Você tem uma demanda do potencial franqueado desses formatos com investimento inicial mais baixo. Do lado do franqueador, você tem aqueles que já nascem com modelos com essas características e outros que desenvolvem projetos de microfranquias para atender essa parcela da população, que quer empreender, mas, muitas vezes, tem recursos limitados. Então, há também uma oportunidade mercadológica de se escalar negócios, se adequando à capacidade de investimento dessa parcela da população.
Todos os formatos de franquias crescem, mas as microfranquias vem ganhando um share (participação) relativo cada vez maior. Ela cresce mais rápido na indústria do franchising.

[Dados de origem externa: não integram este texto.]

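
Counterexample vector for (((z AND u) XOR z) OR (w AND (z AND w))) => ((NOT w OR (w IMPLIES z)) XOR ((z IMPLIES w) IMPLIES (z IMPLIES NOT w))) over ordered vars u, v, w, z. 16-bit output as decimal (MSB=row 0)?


F1 = (((z AND u) XOR z) OR (w AND (z AND w)))
F2 = ((NOT w OR (w IMPLIES z)) XOR ((z IMPLIES w) IMPLIES (z IMPLIES NOT w)))
Counterexample to F1=>F2 is where F1=1 and F2=0.
Evaluate each row (bits = u,v,w,z, MSB first):
  row 0 [0000]: F1=0 F2=0 -> F1&~F2 -> 0
  row 1 [0001]: F1=1 F2=0 -> F1&~F2 -> 1
  row 2 [0010]: F1=0 F2=1 -> F1&~F2 -> 0
  row 3 [0011]: F1=1 F2=1 -> F1&~F2 -> 0
  row 4 [0100]: F1=0 F2=0 -> F1&~F2 -> 0
  row 5 [0101]: F1=1 F2=0 -> F1&~F2 -> 1
  row 6 [0110]: F1=0 F2=1 -> F1&~F2 -> 0
  row 7 [0111]: F1=1 F2=1 -> F1&~F2 -> 0
  row 8 [1000]: F1=0 F2=0 -> F1&~F2 -> 0
  row 9 [1001]: F1=0 F2=0 -> F1&~F2 -> 0
  row 10 [1010]: F1=0 F2=1 -> F1&~F2 -> 0
  row 11 [1011]: F1=1 F2=1 -> F1&~F2 -> 0
  row 12 [1100]: F1=0 F2=0 -> F1&~F2 -> 0
  row 13 [1101]: F1=0 F2=0 -> F1&~F2 -> 0
  row 14 [1110]: F1=0 F2=1 -> F1&~F2 -> 0
  row 15 [1111]: F1=1 F2=1 -> F1&~F2 -> 0
Full result column, 4 rows per line (u,v fixed per line; w,z runs 00..11 left to right):
  rows 0-3 [u,v=00]: 0100  = hex 4
  rows 4-7 [u,v=01]: 0100  = hex 4
  rows 8-11 [u,v=10]: 0000  = hex 0
  rows 12-15 [u,v=11]: 0000  = hex 0
Counterexample vector (row 0 .. row 15) = 0100010000000000
Output column grouped in 4s = 0100 0100 0000 0000 = 0x4400
Convert to decimal digit by digit (value = value*16 + digit):
  4 -> 4
  4*16 + 4 = 68
  68*16 + 0 = 1088
  1088*16 + 0 = 17408
Decimal = 17408

17408


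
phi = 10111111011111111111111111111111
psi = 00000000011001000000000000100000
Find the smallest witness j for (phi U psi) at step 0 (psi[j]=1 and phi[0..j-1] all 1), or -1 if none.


(phi U psi) at 0: need smallest j with psi[j]=1 and phi[i]=1 for all i in [0,j).
Scan from step 0:
  step 0: phi=1, psi=0 -> continue
  step 1: phi=0 -> phi-prefix broken from here
  step 9: psi=1 but phi already failed -> not a witness
  step 10: psi=1 but phi already failed -> not a witness
  step 13: psi=1 but phi already failed -> not a witness
  step 26: psi=1 but phi already failed -> not a witness
  end of trace: no witness -> -1
Witness step = -1

-1


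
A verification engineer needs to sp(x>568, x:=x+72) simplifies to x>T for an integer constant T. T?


Formula: sp(P, x:=E) = exists old_x. (x = E[old_x/x]) AND P[old_x/x] (old_x is the value of x before the assignment; eliminate old_x by solving x = E[old_x/x] for old_x)
Step 1: Precondition P: x>568, i.e. old_x > 568
Step 2: Assignment gives x = old_x + 72, so old_x = x - 72
Step 3: Substitute into P: x - 72 > 568
Step 4: Simplify: x > 568+72 = 640

640


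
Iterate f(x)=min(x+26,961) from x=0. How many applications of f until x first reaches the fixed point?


Step 1: x=0, cap=961, increment=26
Step 2: x grows by 26 each step until capped at 961; fixed point is x=961
Step 3: iterations = ceil(961/26) = 37

37


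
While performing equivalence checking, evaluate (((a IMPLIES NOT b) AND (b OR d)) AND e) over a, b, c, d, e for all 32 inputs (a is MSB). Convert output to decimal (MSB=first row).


Formula: (((a IMPLIES NOT b) AND (b OR d)) AND e) over a, b, c, d, e (32 rows)
Evaluate each row (bits = a,b,c,d,e, MSB first):
  row 0 [00000]: (((0 IMPLIES NOT 0) AND (0 OR 0)) AND 0) -> 0
  row 1 [00001]: (((0 IMPLIES NOT 0) AND (0 OR 0)) AND 1) -> 0
  row 2 [00010]: (((0 IMPLIES NOT 0) AND (0 OR 1)) AND 0) -> 0
  row 3 [00011]: (((0 IMPLIES NOT 0) AND (0 OR 1)) AND 1) -> 1
  row 4 [00100]: (((0 IMPLIES NOT 0) AND (0 OR 0)) AND 0) -> 0
  row 5 [00101]: (((0 IMPLIES NOT 0) AND (0 OR 0)) AND 1) -> 0
  row 6 [00110]: (((0 IMPLIES NOT 0) AND (0 OR 1)) AND 0) -> 0
  row 7 [00111]: (((0 IMPLIES NOT 0) AND (0 OR 1)) AND 1) -> 1
  row 8 [01000]: (((0 IMPLIES NOT 1) AND (1 OR 0)) AND 0) -> 0
  row 9 [01001]: (((0 IMPLIES NOT 1) AND (1 OR 0)) AND 1) -> 1
  row 10 [01010]: (((0 IMPLIES NOT 1) AND (1 OR 1)) AND 0) -> 0
  row 11 [01011]: (((0 IMPLIES NOT 1) AND (1 OR 1)) AND 1) -> 1
  row 12 [01100]: (((0 IMPLIES NOT 1) AND (1 OR 0)) AND 0) -> 0
  row 13 [01101]: (((0 IMPLIES NOT 1) AND (1 OR 0)) AND 1) -> 1
  row 14 [01110]: (((0 IMPLIES NOT 1) AND (1 OR 1)) AND 0) -> 0
  row 15 [01111]: (((0 IMPLIES NOT 1) AND (1 OR 1)) AND 1) -> 1
  row 16 [10000]: (((1 IMPLIES NOT 0) AND (0 OR 0)) AND 0) -> 0
  row 17 [10001]: (((1 IMPLIES NOT 0) AND (0 OR 0)) AND 1) -> 0
  row 18 [10010]: (((1 IMPLIES NOT 0) AND (0 OR 1)) AND 0) -> 0
  row 19 [10011]: (((1 IMPLIES NOT 0) AND (0 OR 1)) AND 1) -> 1
  row 20 [10100]: (((1 IMPLIES NOT 0) AND (0 OR 0)) AND 0) -> 0
  row 21 [10101]: (((1 IMPLIES NOT 0) AND (0 OR 0)) AND 1) -> 0
  row 22 [10110]: (((1 IMPLIES NOT 0) AND (0 OR 1)) AND 0) -> 0
  row 23 [10111]: (((1 IMPLIES NOT 0) AND (0 OR 1)) AND 1) -> 1
  row 24 [11000]: (((1 IMPLIES NOT 1) AND (1 OR 0)) AND 0) -> 0
  row 25 [11001]: (((1 IMPLIES NOT 1) AND (1 OR 0)) AND 1) -> 0
  row 26 [11010]: (((1 IMPLIES NOT 1) AND (1 OR 1)) AND 0) -> 0
  row 27 [11011]: (((1 IMPLIES NOT 1) AND (1 OR 1)) AND 1) -> 0
  row 28 [11100]: (((1 IMPLIES NOT 1) AND (1 OR 0)) AND 0) -> 0
  row 29 [11101]: (((1 IMPLIES NOT 1) AND (1 OR 0)) AND 1) -> 0
  row 30 [11110]: (((1 IMPLIES NOT 1) AND (1 OR 1)) AND 0) -> 0
  row 31 [11111]: (((1 IMPLIES NOT 1) AND (1 OR 1)) AND 1) -> 0
Full result column, 4 rows per line (a,b,c fixed per line; d,e runs 00..11 left to right):
  rows 0-3 [a,b,c=000]: 0001  = hex 1
  rows 4-7 [a,b,c=001]: 0001  = hex 1
  rows 8-11 [a,b,c=010]: 0101  = hex 5
  rows 12-15 [a,b,c=011]: 0101  = hex 5
  rows 16-19 [a,b,c=100]: 0001  = hex 1
  rows 20-23 [a,b,c=101]: 0001  = hex 1
  rows 24-27 [a,b,c=110]: 0000  = hex 0
  rows 28-31 [a,b,c=111]: 0000  = hex 0
Output column (row 0 .. row 31) = 00010001010101010001000100000000
Output column grouped in 4s = 0001 0001 0101 0101 0001 0001 0000 0000 = 0x11551100
Convert to decimal digit by digit (value = value*16 + digit):
  1 -> 1
  1*16 + 1 = 17
  17*16 + 5 = 277
  277*16 + 5 = 4437
  4437*16 + 1 = 70993
  70993*16 + 1 = 1135889
  1135889*16 + 0 = 18174224
  18174224*16 + 0 = 290787584
Decimal = 290787584

290787584


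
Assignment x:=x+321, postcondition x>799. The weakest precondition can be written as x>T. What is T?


Formula: wp(x:=E, P) = P[E/x] (substitute E for x in postcondition)
Step 1: Postcondition: x>799
Step 2: Substitute x+321 for x: x+321>799
Step 3: Solve for x: x > 799-321 = 478

478


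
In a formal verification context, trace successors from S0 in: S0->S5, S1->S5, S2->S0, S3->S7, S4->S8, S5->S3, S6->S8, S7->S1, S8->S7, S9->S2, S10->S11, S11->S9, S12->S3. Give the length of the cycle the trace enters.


Trace from S0 until a state repeats:
  S0 -> S5 -> S3 -> S7 -> S1 -> S5
S5 first seen at step 1, revisited at step 5.
Cycle length = 5 - 1 = 4

4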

Quais são os setores que mais tem crescido no setor no pós-pandemia?
É inegável a recuperação do setor de hotelaria e turismo neste período. Além da própria combinação de taxa de câmbio elevada com uma inflação alta, o que acho que tem estimulado o turismo dentro do Brasil.
Saúde, beleza e bem-estar é outro segmento. Toda a parte de beleza de autocuidado vem crescendo bastante nos últimos anos. O setor de alimentação, que é um setor tradicional, segue crescendo, inclusive no franchising. As redes de restaurantes que operam com franquias crescem mais do que a indústria de restaurante que não opera com o modelo.
Por fim, a gente segue assistindo o bom desempenho do setor de casa e construção, que teve um crescimento muito elevado durante a pandemia e que continua avançando.
* O repórter viajou a convite da Associação Brasileira de Franchising.